Option2: Copy from IFS --> Read all 39 million records that I have
to read to come to 720K records that what we are expecting but that
seems too inefficient with the current approach --> Generate the
required DDS file data.

I am sure it was 69mil before! :-(

By /Copy/ does that mean effective [or actually] Copy From Stream File (CPYFRMSTMF) to make a 39m row database flat file that is then regenerated into a ~720k rows of describe data... by unstated means? Perhaps not, but hopefully my point can be inferred, that from the above description, the reader has little idea how or even if the progress was made from origin as STMF into the target DDS-created PF.

And BTW, why DDS? Why not SQL TABLE?

Option3: Copy from IFS ---> Output directly by reading the file into
DDS file - COPY from IFS takes a long time.

Again, two references to the word _copy_ which often allude to the use of the various /Copy/ utilities. A program usually /reads/ the record data and /writes/ [or inserts] the row-data. I am thinking maybe this option is what I thought Option1 was supposed to be.?

Again, English is quite vague for describing algorithmic processing; English formed as pseudo-code can be much clearer.

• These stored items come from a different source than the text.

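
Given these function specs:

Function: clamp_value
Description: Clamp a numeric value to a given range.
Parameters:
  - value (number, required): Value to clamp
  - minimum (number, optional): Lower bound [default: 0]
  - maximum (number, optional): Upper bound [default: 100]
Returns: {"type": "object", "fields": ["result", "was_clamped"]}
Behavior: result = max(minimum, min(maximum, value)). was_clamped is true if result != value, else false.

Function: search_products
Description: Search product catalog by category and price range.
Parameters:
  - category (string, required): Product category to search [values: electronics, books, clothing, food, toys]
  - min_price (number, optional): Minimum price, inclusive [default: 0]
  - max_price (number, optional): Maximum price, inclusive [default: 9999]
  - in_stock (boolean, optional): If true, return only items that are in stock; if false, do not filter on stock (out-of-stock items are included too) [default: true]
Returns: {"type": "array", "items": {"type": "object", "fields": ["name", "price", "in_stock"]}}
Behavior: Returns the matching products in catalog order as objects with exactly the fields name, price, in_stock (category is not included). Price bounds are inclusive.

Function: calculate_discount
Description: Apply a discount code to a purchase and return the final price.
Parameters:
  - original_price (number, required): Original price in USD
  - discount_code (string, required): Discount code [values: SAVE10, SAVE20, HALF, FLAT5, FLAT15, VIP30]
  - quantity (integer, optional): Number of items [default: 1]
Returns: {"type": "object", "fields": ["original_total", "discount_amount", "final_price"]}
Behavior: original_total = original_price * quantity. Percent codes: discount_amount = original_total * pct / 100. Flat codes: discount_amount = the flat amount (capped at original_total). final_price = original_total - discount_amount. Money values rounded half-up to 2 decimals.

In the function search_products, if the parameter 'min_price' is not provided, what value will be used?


The search_products spec declares:
  - min_price (number, optional): Minimum price, inclusive [default: 0]
Default:
0


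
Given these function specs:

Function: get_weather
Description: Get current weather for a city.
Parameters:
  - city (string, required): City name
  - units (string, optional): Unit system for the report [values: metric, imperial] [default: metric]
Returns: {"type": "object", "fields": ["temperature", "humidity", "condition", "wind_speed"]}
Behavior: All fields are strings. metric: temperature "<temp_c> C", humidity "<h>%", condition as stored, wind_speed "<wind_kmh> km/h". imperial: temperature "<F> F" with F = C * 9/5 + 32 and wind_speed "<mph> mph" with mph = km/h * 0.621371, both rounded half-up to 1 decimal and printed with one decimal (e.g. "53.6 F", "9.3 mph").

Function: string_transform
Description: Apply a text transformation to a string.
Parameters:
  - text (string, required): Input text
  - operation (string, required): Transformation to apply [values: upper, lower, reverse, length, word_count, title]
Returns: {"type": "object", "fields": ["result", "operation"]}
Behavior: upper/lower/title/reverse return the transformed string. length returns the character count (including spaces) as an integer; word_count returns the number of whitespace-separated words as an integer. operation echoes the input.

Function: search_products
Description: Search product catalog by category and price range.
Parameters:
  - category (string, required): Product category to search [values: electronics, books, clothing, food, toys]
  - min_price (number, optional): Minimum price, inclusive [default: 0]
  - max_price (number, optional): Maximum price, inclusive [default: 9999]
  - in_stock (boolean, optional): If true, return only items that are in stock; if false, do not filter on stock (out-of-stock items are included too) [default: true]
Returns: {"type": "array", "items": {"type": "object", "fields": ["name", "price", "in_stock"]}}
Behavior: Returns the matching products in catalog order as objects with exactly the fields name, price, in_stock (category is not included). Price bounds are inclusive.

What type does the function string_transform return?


The string_transform spec declares Returns: {"type": "object", "fields": ["result", "operation"]}
Type:
object


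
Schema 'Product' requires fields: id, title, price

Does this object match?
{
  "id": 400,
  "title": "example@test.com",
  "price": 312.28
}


Checking required fields... All present.
Valid - all required fields present


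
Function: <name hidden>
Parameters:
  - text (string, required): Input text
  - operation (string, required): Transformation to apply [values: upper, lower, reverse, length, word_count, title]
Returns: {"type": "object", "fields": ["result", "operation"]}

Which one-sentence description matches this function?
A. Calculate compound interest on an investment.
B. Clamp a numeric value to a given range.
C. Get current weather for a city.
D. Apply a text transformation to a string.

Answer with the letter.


Parameters text, operation and return ["result", "operation"] fit: Apply a text transformation to a string.
D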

But I guess all is moot [including my later inline comments], because given now we know for sure that the file record data originates as STMF, the fastest approach surely is to open and read the stream records, generate the row-data, and write\insert the row-data using either blocked writes or multi-row insert into the described database file [be that defined by DDL or DDS]. One note: BLOCK(*YES) mentioned is desirable, but even more desirable is ensuring the block-size is maximized; see the Override To Database File (OVRDBF) for the Sequential Only (SEQONLY) and the number of records [there was some enhancement in one of the newer releases to avoid the user-calculation for number of records].

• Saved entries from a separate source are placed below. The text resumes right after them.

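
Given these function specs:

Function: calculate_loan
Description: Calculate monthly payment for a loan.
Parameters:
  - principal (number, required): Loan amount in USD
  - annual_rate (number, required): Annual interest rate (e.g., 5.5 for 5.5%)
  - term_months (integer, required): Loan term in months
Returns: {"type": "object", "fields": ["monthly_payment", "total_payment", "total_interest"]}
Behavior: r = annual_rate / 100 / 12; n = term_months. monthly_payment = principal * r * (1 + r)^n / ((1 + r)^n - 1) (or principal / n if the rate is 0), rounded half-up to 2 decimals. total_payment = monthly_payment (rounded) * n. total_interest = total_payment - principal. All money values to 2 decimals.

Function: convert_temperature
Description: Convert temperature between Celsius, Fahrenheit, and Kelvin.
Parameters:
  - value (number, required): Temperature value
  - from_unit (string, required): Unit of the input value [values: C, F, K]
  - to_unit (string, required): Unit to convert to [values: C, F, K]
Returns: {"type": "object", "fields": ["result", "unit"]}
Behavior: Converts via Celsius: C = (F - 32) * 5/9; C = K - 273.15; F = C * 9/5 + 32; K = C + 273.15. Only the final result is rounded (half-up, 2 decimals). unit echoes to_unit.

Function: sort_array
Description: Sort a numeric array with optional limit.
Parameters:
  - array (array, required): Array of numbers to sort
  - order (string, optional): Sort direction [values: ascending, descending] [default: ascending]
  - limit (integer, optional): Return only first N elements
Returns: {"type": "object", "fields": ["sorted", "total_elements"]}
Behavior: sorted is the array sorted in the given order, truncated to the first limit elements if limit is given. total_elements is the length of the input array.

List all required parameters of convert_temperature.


Parameters of convert_temperature and their required/optional flag:
  value: required
  from_unit: required
  to_unit: required
from_unit, to_unit, value


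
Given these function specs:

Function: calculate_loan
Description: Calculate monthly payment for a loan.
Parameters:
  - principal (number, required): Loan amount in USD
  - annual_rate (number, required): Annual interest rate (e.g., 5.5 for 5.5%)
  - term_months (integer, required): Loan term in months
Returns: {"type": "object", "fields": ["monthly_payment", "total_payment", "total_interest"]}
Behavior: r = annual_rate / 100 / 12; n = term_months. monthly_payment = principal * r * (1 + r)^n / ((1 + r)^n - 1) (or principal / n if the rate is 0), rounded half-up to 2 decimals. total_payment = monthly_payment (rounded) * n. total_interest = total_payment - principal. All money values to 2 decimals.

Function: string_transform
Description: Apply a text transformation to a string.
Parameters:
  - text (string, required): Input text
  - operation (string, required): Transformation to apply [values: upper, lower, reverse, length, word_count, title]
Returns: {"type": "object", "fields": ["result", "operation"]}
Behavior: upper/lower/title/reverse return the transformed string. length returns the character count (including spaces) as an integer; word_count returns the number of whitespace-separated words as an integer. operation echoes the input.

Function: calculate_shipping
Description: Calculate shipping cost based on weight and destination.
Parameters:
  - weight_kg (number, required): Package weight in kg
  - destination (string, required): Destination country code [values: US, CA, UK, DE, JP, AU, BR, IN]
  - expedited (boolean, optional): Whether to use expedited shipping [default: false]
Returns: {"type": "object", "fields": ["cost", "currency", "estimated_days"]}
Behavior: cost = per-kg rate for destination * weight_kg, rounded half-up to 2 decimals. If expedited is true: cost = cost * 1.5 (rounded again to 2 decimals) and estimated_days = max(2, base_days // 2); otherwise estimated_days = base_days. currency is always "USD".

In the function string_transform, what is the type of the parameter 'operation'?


The string_transform spec declares:
  - operation (string, required): Transformation to apply [values: upper, lower, reverse, length, word_count, title]
Type:
string


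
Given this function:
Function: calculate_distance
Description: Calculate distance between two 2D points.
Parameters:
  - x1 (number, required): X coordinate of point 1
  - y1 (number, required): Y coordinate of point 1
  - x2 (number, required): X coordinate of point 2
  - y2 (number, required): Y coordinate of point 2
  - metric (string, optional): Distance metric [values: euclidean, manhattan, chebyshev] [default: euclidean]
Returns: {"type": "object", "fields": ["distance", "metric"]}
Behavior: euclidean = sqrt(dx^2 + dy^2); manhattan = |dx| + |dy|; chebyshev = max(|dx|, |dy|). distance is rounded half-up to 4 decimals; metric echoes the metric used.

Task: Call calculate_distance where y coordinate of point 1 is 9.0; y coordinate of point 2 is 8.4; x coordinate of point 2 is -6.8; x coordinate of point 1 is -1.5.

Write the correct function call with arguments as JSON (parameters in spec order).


Mapping each described value to its parameter name:
  'Y coordinate of point 1' -> y1 = 9.0
  'Y coordinate of point 2' -> y2 = 8.4
  'X coordinate of point 2' -> x2 = -6.8
  'X coordinate of point 1' -> x1 = -1.5
calculate_distance({"x1": -1.5, "y1": 9.0, "x2": -6.8, "y2": 8.4})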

* Are the components consistently numbered and always one through
sixteen?

No they can vary.

That makes them less conducive to use by the database. As does the varying length of the non-data prefix.

[...]
^CIF(1000001,2)="1XX-50-0XXX"
^CIF(1000001,3)="XXXXXXX|||XXXX"
[...]

* So component-2 has one element having the value of '1XX-50-0XXX'
as an apostrophe-delimited string, and similarly the component-3
has four elements with elem-1 having the value 'XXXXXXX', elem-2
having the value '', elem-3 having the value '', and elem-4 having
the value 'XXXX'?

No that's a single record for us.

I realized those two /sub-records/, the records I referred to as defining component-2 and component-3 of the apparent entity called 1000001, were all sub-components of what should be just one record [but for whatever reason, instead were exported as separate records; as the so-called sub-records]. I was just interrogating\verifying my understanding, from what was visibly presented in the sample data.

Thus if component-2 had just that one visible element, but that component is expected to have two elements [thus missing one element], and if component-3 had those four elements and expected to have only those four elements, then the record would look like ...|1XX-50-0XXX||XXXXXXX|||XXXX|... where the ellipses represent the preceding or following data in the fully-formed pipe-delimited record.

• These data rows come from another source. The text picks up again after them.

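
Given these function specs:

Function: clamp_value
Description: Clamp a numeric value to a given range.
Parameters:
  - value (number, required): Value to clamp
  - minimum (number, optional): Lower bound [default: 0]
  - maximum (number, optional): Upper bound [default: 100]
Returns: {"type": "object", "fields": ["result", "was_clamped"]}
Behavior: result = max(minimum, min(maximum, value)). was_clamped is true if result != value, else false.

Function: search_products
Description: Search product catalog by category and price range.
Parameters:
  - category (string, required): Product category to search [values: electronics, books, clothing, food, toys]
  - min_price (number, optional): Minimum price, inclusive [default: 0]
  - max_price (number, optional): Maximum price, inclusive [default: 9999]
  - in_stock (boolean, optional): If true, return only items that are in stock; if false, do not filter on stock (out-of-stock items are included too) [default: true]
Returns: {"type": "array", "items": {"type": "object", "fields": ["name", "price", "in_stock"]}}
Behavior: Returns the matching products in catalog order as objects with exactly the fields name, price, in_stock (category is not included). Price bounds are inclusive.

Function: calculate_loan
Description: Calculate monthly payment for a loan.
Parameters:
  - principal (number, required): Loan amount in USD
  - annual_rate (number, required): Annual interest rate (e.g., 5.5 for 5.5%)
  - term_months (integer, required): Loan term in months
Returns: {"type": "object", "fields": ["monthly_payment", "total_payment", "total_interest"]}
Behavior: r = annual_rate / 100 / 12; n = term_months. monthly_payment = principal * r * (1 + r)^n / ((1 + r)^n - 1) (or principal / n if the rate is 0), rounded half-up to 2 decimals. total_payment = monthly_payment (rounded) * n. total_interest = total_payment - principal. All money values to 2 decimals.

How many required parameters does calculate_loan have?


Parameters of calculate_loan: principal (required), annual_rate (required), term_months (required)
Required count:
3


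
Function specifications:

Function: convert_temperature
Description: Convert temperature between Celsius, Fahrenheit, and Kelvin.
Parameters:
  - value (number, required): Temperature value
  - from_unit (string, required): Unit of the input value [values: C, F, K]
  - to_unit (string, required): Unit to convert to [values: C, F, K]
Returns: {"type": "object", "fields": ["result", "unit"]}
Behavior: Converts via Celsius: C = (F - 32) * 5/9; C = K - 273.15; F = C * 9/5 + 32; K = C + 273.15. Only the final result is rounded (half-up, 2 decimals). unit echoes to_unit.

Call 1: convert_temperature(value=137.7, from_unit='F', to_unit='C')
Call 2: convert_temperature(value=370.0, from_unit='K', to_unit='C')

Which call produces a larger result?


Call 1:
  To C: (137.7 - 32) * 5/9 = 58.722222
  Target is C: 58.722222
  Round to 2 decimals: 58.72
  -> 58.72 C
Call 2:
  To C: 370 - 273.15 = 96.85
  Target is C: 96.85
  Round to 2 decimals: 96.85
  -> 96.85 C
Call 2 (96.85 C)


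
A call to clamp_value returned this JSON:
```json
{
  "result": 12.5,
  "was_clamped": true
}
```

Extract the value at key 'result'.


12.5


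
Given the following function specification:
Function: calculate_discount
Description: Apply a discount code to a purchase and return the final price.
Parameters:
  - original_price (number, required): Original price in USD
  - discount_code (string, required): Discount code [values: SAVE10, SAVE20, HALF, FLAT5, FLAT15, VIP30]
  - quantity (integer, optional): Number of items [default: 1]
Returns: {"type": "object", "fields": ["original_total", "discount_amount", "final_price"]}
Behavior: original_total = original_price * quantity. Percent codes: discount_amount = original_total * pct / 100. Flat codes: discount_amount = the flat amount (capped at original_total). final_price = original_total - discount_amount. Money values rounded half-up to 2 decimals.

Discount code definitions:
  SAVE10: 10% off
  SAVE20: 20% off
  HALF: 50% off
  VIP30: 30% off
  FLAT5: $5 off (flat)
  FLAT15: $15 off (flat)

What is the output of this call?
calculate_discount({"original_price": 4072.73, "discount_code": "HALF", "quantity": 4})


original_total = 4072.73 * 4 = 16290.92
HALF = 50% off: discount_amount = 16290.92 * 50/100 = 8145.46 -> 8145.46
final_price = 16290.92 - 8145.46 = 8145.46
Output:
{"original_total": 16290.92, "discount_amount": 8145.46, "final_price": 8145.46}


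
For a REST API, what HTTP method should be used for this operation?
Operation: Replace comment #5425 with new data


GET = read, POST = create, PUT = update/replace, DELETE = remove
This operation is an update/replace.
PUT


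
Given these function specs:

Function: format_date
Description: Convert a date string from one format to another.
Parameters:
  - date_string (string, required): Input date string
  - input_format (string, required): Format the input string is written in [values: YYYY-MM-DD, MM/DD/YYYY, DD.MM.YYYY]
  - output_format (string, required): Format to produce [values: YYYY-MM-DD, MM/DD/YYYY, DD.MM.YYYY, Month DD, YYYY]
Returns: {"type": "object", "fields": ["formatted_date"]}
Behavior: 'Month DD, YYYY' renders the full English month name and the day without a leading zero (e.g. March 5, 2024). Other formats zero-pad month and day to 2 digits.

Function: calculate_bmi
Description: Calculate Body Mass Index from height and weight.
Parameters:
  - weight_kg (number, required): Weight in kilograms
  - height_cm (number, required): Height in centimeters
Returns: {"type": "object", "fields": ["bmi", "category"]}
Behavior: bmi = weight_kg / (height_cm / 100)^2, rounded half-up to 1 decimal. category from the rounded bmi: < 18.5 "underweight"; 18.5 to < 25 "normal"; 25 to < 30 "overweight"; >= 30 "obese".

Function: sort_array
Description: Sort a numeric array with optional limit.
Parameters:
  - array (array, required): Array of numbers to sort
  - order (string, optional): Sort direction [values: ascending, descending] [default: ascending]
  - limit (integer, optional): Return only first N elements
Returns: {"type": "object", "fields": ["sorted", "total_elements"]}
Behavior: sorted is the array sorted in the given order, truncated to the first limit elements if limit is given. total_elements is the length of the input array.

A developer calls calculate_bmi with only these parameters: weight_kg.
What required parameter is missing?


Required parameters: weight_kg, height_cm
Provided: weight_kg
Missing: height_cm
height_cm


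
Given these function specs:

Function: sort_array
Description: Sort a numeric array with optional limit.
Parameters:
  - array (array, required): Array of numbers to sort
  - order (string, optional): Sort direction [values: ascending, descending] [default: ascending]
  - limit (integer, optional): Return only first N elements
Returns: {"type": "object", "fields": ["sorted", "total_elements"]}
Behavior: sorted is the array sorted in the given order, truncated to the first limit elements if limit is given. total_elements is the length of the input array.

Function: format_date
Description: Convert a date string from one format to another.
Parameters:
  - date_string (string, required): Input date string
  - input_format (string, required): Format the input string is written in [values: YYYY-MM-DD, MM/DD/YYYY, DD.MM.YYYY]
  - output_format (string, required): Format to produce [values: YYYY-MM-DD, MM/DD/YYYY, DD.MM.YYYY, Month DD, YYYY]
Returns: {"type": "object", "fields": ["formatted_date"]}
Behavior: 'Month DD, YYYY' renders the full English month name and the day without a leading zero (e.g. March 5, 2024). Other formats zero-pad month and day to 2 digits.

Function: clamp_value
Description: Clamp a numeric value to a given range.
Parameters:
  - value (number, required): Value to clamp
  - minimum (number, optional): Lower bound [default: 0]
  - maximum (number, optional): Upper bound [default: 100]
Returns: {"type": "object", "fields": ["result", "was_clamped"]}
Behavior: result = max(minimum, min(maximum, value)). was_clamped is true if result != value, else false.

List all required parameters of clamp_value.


Parameters of clamp_value and their required/optional flag:
  value: required
  minimum: optional
  maximum: optional
value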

* Each component-# has a known\expected number of elements; in the
OP, one [the primary] was expected to have five elements but the
original example showed three-of-five whereas the posted\attached
data file shows only one element for component-1. So is the
problem general, in that any component-# might have included fewer
than the expected number of elements?

Correct, that was just an example

And thus in my interpretation above, whereby the second record with the ^CIF(1000001,2) data provides one element yet proposing a scenario whereby two are expected, then adding the extra pipes and appending to the parsed results of ^CIF(1000001,1) is what should happen with the progression towards a reformatted\fully-formed record.?